History is replete with empires that pursued grandiose imperial visions. Their overreach inevitably led to unrest and resentment by colonized peoples and then the empire’s ultimate downfall. Israel’s campaign for such supremacy will lead eventually to the same outcome, though antipathy will have to build to such an extent that victims, rival states, or international bodies will rise up against it.

Prior to the US attack, the Democratic congressional caucus was nowhere to be found. Leading figures of the party either supported the operation enthusiastically or remained silent. In fact, they’ve ceded the media space to the MAGA hawks baying for Iranian blood. Congressional leaders Chuck Schumer and Hakeem Jeffries have mouthed empty platitudes.

A key reason for the silence lies in the Israel lobby. The American Israel Public Affairs Committee (AIPAC) is leading the charge for war. In fact, it has prepared sample statements for legislators in support of Israeli aggression. The lobby showers hundreds of millions in campaign cash on the party’s candidates in defense of Israel’s bellicose agenda.

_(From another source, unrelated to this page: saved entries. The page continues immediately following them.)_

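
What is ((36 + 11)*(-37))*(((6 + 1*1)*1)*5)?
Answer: -60865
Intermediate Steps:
((36 + 11)*(-37))*(((6 + 1*1)*1)*5) = (47*(-37))*(((6 + 1)*1)*5) = -1739*7*1*5 = -12173*5 = -1739*35 = -60865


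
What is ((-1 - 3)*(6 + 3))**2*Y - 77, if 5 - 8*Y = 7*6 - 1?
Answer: -5909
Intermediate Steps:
Y = -9/2 (Y = 5/8 - (7*6 - 1)/8 = 5/8 - (42 - 1)/8 = 5/8 - 1/8*41 = 5/8 - 41/8 = -9/2 ≈ -4.5000)
((-1 - 3)*(6 + 3))**2*Y - 77 = ((-1 - 3)*(6 + 3))**2*(-9/2) - 77 = (-4*9)**2*(-9/2) - 77 = (-36)**2*(-9/2) - 77 = 1296*(-9/2) - 77 = -5832 - 77 = -5909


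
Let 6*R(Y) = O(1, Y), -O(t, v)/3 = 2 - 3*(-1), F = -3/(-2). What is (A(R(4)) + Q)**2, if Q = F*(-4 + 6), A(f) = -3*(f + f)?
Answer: 324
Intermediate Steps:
F = 3/2 (F = -3*(-1/2) = 3/2 ≈ 1.5000)
O(t, v) = -15 (O(t, v) = -3*(2 - 3*(-1)) = -3*(2 + 3) = -3*5 = -15)
R(Y) = -5/2 (R(Y) = (1/6)*(-15) = -5/2)
A(f) = -6*f
Q = 3 (Q = 3*(-4 + 6)/2 = (3/2)*2 = 3)
(A(R(4)) + Q)**2 = (-6*(-5/2) + 3)**2 = (15 + 3)**2 = 18**2 = 324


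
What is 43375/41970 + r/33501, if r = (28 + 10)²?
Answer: 100914037/93735798 ≈ 1.0766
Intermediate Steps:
r = 1444 (r = 38² = 1444)
43375/41970 + r/33501 = 43375/41970 + 1444/33501 = 43375*(1/41970) + 1444*(1/33501) = 8675/8394 + 1444/33501 = 100914037/93735798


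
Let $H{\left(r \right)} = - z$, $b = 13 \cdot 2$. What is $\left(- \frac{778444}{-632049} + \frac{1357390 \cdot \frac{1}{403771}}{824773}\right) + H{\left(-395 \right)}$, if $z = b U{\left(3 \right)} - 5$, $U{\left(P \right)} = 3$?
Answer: $- \frac{15106137298133595629}{210484590748786167} \approx -71.768$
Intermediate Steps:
$b = 26$
$z = 73$ ($z = 26 \cdot 3 - 5 = 78 - 5 = 73$)
$H{\left(r \right)} = -73$ ($H{\left(r \right)} = \left(-1\right) 73 = -73$)
$\left(- \frac{778444}{-632049} + \frac{1357390 \cdot \frac{1}{403771}}{824773}\right) + H{\left(-395 \right)} = \left(- \frac{778444}{-632049} + \frac{1357390 \cdot \frac{1}{403771}}{824773}\right) - 73 = \left(\left(-778444\right) \left(- \frac{1}{632049}\right) + 1357390 \cdot \frac{1}{403771} \cdot \frac{1}{824773}\right) - 73 = \left(\frac{778444}{632049} + \frac{1357390}{403771} \cdot \frac{1}{824773}\right) - 73 = \left(\frac{778444}{632049} + \frac{1357390}{333019418983}\right) - 73 = \frac{259237826527794562}{210484590748786167} - 73 = - \frac{15106137298133595629}{210484590748786167}$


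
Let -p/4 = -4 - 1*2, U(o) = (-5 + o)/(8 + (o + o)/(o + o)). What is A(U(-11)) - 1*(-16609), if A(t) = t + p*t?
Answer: 149081/9 ≈ 16565.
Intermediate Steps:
U(o) = -5/9 + o/9 (U(o) = (-5 + o)/(8 + (2*o)/((2*o))) = (-5 + o)/(8 + (2*o)*(1/(2*o))) = (-5 + o)/(8 + 1) = (-5 + o)/9 = (-5 + o)*(⅑) = -5/9 + o/9)
p = 24 (p = -4*(-4 - 1*2) = -4*(-4 - 2) = -4*(-6) = 24)
A(t) = 25*t (A(t) = t + 24*t = 25*t)
A(U(-11)) - 1*(-16609) = 25*(-5/9 + (⅑)*(-11)) - 1*(-16609) = 25*(-5/9 - 11/9) + 16609 = 25*(-16/9) + 16609 = -400/9 + 16609 = 149081/9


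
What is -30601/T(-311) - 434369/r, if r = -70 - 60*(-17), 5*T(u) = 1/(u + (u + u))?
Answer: 135615547381/950 ≈ 1.4275e+8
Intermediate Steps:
T(u) = 1/(15*u) (T(u) = 1/(5*(u + (u + u))) = 1/(5*(u + 2*u)) = 1/(5*((3*u))) = (1/(3*u))/5 = 1/(15*u))
r = 950 (r = -70 + 1020 = 950)
-30601/T(-311) - 434369/r = -30601/((1/15)/(-311)) - 434369/950 = -30601/((1/15)*(-1/311)) - 434369*1/950 = -30601/(-1/4665) - 434369/950 = -30601*(-4665) - 434369/950 = 142753665 - 434369/950 = 135615547381/950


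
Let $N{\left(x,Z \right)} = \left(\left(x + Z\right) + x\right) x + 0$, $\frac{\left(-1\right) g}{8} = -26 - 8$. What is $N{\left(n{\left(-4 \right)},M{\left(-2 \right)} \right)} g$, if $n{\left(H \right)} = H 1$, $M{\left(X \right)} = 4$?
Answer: $4352$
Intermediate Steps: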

The Democrats who have offered any criticism are the usual progressive stalwarts like Reps. Rashida Tlaib and Alexandria Ocasio-Cortez and Sen. Bernie Sanders. Two Democratic members of Congress have proposed resolutions demanding the president seek congressional approval under the War Powers Act for military action against Iran. That’s it, as far as the Democrats are concerned.

Despite almost universal grassroots opposition to hostilities, European nations have mounted no opposition. On the contrary, Germany’s right-wing chancellor has sung Israel’s praises, saying it is “doing the dirty work for us.” Israel, waging an ongoing genocide in Gaza, and seeking to repeat it in Iran, faces no accountability. The United States is Israel’s accessory to mass murder. If Trump has his way, we will become an actual coconspirator.

Trump’s war constitutes a total renunciation of a 250-year-old tradition of diplomacy. Over that span, with some major exceptions, the United States has negotiated conflicts with its rivals and enemies. It did this with the 2015 Joint Comprehensive Plan of Action nuclear deal. It did so in various agreements with the Soviet Union to decrease the nuclear threat. In one of the most critical of these developments, it founded the United Nations after the end of World War II. Its purpose was to resolve future conflicts through negotiation and diplomacy. That is what Trump is discarding in waging war on Iran.